Je commence avec Lucie. En 1891 et 1896, elle vit à Longchamps avec son mari. Aucun enfant n’habite avec eux. Pour les recensements de Paris, c’est raté. Ils ne sont toujours pas en ligne. Avant d’attaquer le recensement de Fontainebleau, je décide de vérifier si je n’ai pas d’autres cartes postales de la famille. J’ai plus de vingt cartes postales anciennes adressées à Albertine. A étudier plus tard, mais surtout quatre de G. Cellier et cette fois, il signe de son prénom, Georges. G, c’est Georges.
Cela ne m’avance pas plus. Je mets les cartes dans l’ordre chronologique, à la recherche d’indices supplémentaires.
La plus ancienne est celle qui a donné lieu à cet article.
Le 29 septembre 1916, Georges écrit sur une carte de la nef de l’église Saint-Jean d’Elbeuf : “Chère tante, deux mots pour te dire que j’ai fait très bon voyage et ai trouvé les enfants heureux et en bonne santé. Si je peux, je te rendrai visite jeudi dans la matinée, mais ce n’est pas sur. Tout ma famille te donne le bonjour, je t’embrasse de grand coeur, ton neveu. G. Cellier.”
Le 20 février 1918, le ton est moins souriant. Sur une carte de l’hôtel de ville de Limoges, il écrit : “Chère tante, je viens te demander de tes nouvelles car voilà un moment déjà que je n’en ai eu. J’espère que tu es en bonne santé. Pour moi, cela va à peu près maintenant, je me lève et sort un peu chaque jour. Chez moi, cela va à peu près pour le moment. Je termine et t’embrasse de tout coeur, ton neveu Georges.”
Visiblement, Georges a eu des problèmes de santé : maladie ou blessure ? Il faudra avoir son feuillet matricule pour le savoir.
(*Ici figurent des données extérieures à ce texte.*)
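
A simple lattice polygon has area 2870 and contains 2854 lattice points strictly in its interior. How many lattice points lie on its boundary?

Pick's theorem gives A = I + B/2 − 1, so B = 2(A − I + 1) = 2(2870 − 2854 + 1) = 34.

34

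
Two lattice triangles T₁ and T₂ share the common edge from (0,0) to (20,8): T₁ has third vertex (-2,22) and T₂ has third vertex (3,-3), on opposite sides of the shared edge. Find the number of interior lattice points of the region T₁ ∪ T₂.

The union is the simple quadrilateral with vertices (0,0), (-2,22), (20,8), (3,-3) in order.
Using the shoelace formula, 2A = |[0·22 − (-2)·0] + [(-2)·8 − 20·22] + [20·(-3) − 3·8] + [3·0 − 0·(-3)]| = 540, so the area is 270.
Along each edge there are gcd(|Δx|,|Δy|)+1 lattice points, so counting each shared vertex once the boundary has gcd(2,22) + gcd(22,14) + gcd(17,11) + gcd(3,3) = 2+2+1+3 = 8.
By Pick's theorem I = A − B/2 + 1 = 270 − 8/2 + 1 = 267.

267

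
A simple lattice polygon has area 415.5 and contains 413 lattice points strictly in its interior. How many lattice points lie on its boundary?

7

Pick's theorem gives A = I + B/2 − 1, so B = 2(A − I + 1) = 2(415.5 − 413 + 1) = 7.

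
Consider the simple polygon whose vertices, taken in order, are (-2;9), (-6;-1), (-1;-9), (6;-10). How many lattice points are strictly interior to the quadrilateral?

Using the shoelace formula, 2A = |[(-2)·(-1) − (-6)·9] + [(-6)·(-9) − (-1)·(-1)] + [(-1)·(-10) − 6·(-9)] + [6·9 − (-2)·(-10)]| = 207, so the area is 103.5.
Summing gcd(|Δx|,|Δy|) over the edges gives the boundary count: gcd(4,10) + gcd(5,8) + gcd(7,1) + gcd(8,19) = 2+1+1+1 = 5.
Pick's theorem gives I = A − B/2 + 1 = 103.5 − 5/2 + 1 = 102.

102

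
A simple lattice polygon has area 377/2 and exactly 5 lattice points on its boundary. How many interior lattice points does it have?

187

Pick's theorem A = I + B/2 − 1 rearranges to I = A − B/2 + 1 = 377/2 − 5/2 + 1 = 187.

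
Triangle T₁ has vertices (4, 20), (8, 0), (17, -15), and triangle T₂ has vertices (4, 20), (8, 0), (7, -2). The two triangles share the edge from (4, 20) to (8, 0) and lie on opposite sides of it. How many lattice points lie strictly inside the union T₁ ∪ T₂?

72

The union is the simple quadrilateral with vertices (4, 20), (17, -15), (8, 0), (7, -2) in order.
Using the shoelace formula, 2A = |(4·(-15) − 17·20) + (17·0 − 8·(-15)) + (8·(-2) − 7·0) + (7·20 − 4·(-2))| = 148, so the area is 74.
Along each edge there are gcd(|Δx|,|Δy|)+1 lattice points, so counting each shared vertex once the boundary has gcd(13,35) + gcd(9,15) + gcd(1,2) + gcd(3,22) = 1+3+1+1 = 6.
By Pick's theorem I = A − B/2 + 1 = 74 − 6/2 + 1 = 72.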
Le 16 décembre 1918, Georges est en Allemagne. Sur une vue de Eisenbahnbrücke über den Rhein, il écrit : “Chère tante, comme tu le vois, c’est de Mayence que je t’écris ces deux mots. J’espère que tu es en bonne santé et qu’à Paris, il fait meilleur que par ici car s’il ne fait pas froid, le temps est très humide, il pleut. Nous couchons presque chaque jour chez l’habitant. Ce sont des boches pure race et malgré cela ils se mettent volontiers à notre disposition, par crainte sans doute, mais ils ne laissent rien voir de leurs sentiments et nous font bonne figure. Voilà, plus de quinze jours que je n’ai eu de nouvelles de personne. Je termine en t’embrassant affectueusement, ton neveu. G. Cellier”
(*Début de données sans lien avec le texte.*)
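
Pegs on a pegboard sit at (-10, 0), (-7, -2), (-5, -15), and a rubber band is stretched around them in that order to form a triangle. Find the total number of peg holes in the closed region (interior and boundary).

By the shoelace formula, twice the signed area is |((-10)·(-2) − (-7)·0) + ((-7)·(-15) − (-5)·(-2)) + ((-5)·0 − (-10)·(-15))| = 35, so the area is 17.5.
The number of boundary lattice points is Σ gcd(|Δx|,|Δy|) = gcd(3,2) + gcd(2,13) + gcd(5,15) = 1+1+5 = 7.
Pick's theorem gives I = A − B/2 + 1 = 17.5 − 7/2 + 1 = 15, so the closed region contains I + B = 15 + 7 = 22 lattice points.

22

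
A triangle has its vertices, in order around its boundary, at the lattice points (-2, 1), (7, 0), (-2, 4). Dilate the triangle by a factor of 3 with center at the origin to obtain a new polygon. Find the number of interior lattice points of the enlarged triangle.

By the shoelace formula, twice the signed area is |[(-2)·0 − 7·1] + [7·4 − (-2)·0] + [(-2)·1 − (-2)·4]| = 27, so the area is 13.5.
Along each edge there are gcd(|Δx|,|Δy|)+1 lattice points, so counting each shared vertex once the boundary has gcd(9,1) + gcd(9,4) + gcd(0,3) = 1+1+3 = 5.
Scaling by 3 multiplies the area by 3² = 9 (so the new area is 243/2) and multiplies the boundary lattice-point count by 3, giving 15.
By Pick's theorem, the interior count of the dilated polygon is 243/2 − 15/2 + 1 = 115.

115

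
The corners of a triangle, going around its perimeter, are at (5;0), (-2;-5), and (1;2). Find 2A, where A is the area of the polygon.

Using the shoelace formula, 2A = |[5·(-5) − (-2)·0] + [(-2)·2 − 1·(-5)] + [1·0 − 5·2]| = 34, so the area is 17.

34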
La dernière est une vue du château de Trechtinghausen datée du 21 janvier 1919. “Chère tante, en réponse à ta lettre qui m’a beaucoup fait plaisir, je t’envoie ces deux mots. Il est inutile de m’envoyer quoi que ce soit en ce moment car je pense aller en France d’ici quelques jours, soit en permission, soit que la compagnie soit relevée. J’espère que tu es toujours en bonne santé, pour moi, cela va assez bien en ce moment. La présente carte représente le château où je suis cantonné en ce moment. Je t’embrasse affectueusement, ton neveu Georges.”
C’est certain maintenant, Georges a survécu à la guerre, mais je ne suis pas plus avancée sur son identité.